Despite his resolve, he pictured her face when they told her he hadn’t shown up. He cut off those thoughts at once, cleansed his mind of any thoughts of Claire or the wedding and started a deep mental meditation, slowly emptying all conscious thought, envisioning all thoughts of the wedding circling a mental drain and disappearing down a pipe. But the song played over and over and over, so loud that it was vibrating the fabric on the walls around him. He forced himself to remain unmoving, serene, managed to do it somehow, but still, Claire’s face kept welling up. What would she think? What would she do?
The clock had stopped when the music had started, and then suddenly the room went black again.

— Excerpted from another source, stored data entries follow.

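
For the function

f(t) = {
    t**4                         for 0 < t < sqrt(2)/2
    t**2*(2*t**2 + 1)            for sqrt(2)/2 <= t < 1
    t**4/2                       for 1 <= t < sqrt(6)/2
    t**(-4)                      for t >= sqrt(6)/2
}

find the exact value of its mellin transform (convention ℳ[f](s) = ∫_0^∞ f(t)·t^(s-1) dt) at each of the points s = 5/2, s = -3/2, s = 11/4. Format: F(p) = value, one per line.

F(5/2) = 2**(3/4)*(-70 + 424*2**(1/4) + 659*3**(1/4))/1872
F(-3/2) = 2**(3/4)*(-6534 + 1051*3**(1/4) + 7722*2**(1/4))/5940
F(11/4) = 2**(5/8)*(-730 + 4440*2**(3/8) + 8037*3**(3/8))/20520

strip the power substitution: t**2 on [0, 1/2); t*(2*t + 1) on [1/2, 1); t**2/2 on [1, 3/2); …
peel off the shared t-power: t on [0, 1/2); 2*t + 1 on [1/2, 1); t/2 on [1, 3/2); …
split f at sqrt(2)/2, 1, sqrt(6)/2: ℳ[f](s) collects 4 kernel integrals
on [0, sqrt(2)/2): add ∫ t**4·t^(s-1) dt
segment sqrt(2)/2 to 1 holds t**2*(2*t**2 + 1); add its integral
on [1, sqrt(6)/2) integrate f = t**4/2 against the kernel
∫ t**(-4)·t^(s-1) over [sqrt(6)/2, ∞)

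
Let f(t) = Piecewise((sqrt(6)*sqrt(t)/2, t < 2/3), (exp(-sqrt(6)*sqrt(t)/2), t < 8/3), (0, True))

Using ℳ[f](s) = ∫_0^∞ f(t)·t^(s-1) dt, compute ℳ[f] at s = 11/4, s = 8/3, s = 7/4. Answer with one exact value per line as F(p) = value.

the common scale on t comes off first: sqrt(t) on [0, 1); exp(-sqrt(t)) on [1, 4)
remove the power substitution first: t on [0, 1); exp(-t) on [1, 2)
linearity at 2/3 turns ℳ[f](s) into 2 summed integrals
∫ sqrt(6)*sqrt(t)/2·t^(s-1) over [0, 2/3)
on [2/3, 8/3): add ∫ exp(-sqrt(6)*sqrt(t)/2)·t^(s-1) dt

F(11/4) = 2**(3/4)*3**(1/4)*(-105170*sqrt(2) + (-12285*sqrt(pi)*erfc(sqrt(2)) + 64 + 12285*sqrt(pi)*erfc(1))*exp(2) + 49790*E)*exp(-2)/1404
F(8/3) = 8*12**(1/3)*(-19*uppergamma(16/3, 2) + 3 + 19*uppergamma(16/3, 1))/513
F(7/4) = 2**(3/4)*3**(1/4)*(-918*sqrt(2) + (-135*sqrt(pi)*erfc(sqrt(2)) + 16 + 135*sqrt(pi)*erfc(1))*exp(2) + 522*E)*exp(-2)/162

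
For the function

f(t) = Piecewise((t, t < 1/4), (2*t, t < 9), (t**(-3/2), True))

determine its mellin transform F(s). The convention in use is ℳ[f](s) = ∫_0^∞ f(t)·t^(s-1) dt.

strip the shared t-power: 1 on [0, 1/4); 2 on [1/4, 9); t**(-5/2) on [9, ∞)
undo the power substitution: 1 on [0, 1/2); 2 on [1/2, 3); t**(-5) on [3, ∞)
the shared t-power comes off first: t on [0, 1/2); 2*t on [1/2, 3); t**(-4) on [3, ∞)
linearity at 1/4, 9 turns ℳ[f](s) into 3 summed integrals
over [0, 1/4), the kernel integral of t enters the sum
on [1/4, 9) integrate f = 2*t against the kernel
for t in [9, ∞): the term is ∫ t**(-3/2)·t^(s-1)

(3880*6**(2*s)*s - 5840*6**(2*s) - 54*s + 81)/(108*2**(2*s)*(2*s**2 - s - 3))
  -1 < Re(s) < 3/2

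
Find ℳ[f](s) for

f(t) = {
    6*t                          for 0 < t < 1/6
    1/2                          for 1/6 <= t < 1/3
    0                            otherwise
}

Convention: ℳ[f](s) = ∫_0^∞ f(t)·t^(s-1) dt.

remove the common scale on t first: 2*t on [0, 1/2); 1/2 on [1/2, 1)
invert the common scale on t to get t on [0, 1); 1/2 on [1, 2)
slice at 1/6, transform all 2 pieces, and sum them
between 0 and 1/6 the integrand is 6*t·t^(s-1)
for t in [1/6, 1/3): the term is ∫ 1/2·t^(s-1)

(2**s*(s + 1) + s - 1)/(2*6**s*s*(s + 1))
  Re(s) > -1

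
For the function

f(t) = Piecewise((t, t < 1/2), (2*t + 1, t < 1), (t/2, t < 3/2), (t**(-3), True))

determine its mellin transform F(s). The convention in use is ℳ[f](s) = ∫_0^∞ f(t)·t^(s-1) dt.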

No sound. No light. No nothing. Before his eyes could adjust to the darkness, all the flat screens came on in front of him. The big one in the middle was tuned to the American news channel, CNN, and there were words written on the screen. Psychiatrist Nicholas Black dead. Plane boarded and exploded by terrorists. Then the sound came on, blaring out with news of his death, a cacophony of different screens and a dozen different news teams, Fox News, CBS, NBC, ABC, BBC, all reporting on the same thing, at the same time, his death at the hands of terrorists, all of them showing videos of his plane burning out of control on the private airstrip where he’d left it. He could hear reporters speaking in Italian and French and saw a BBC correspondent with Big Ben in the background, a man that Black knew personally.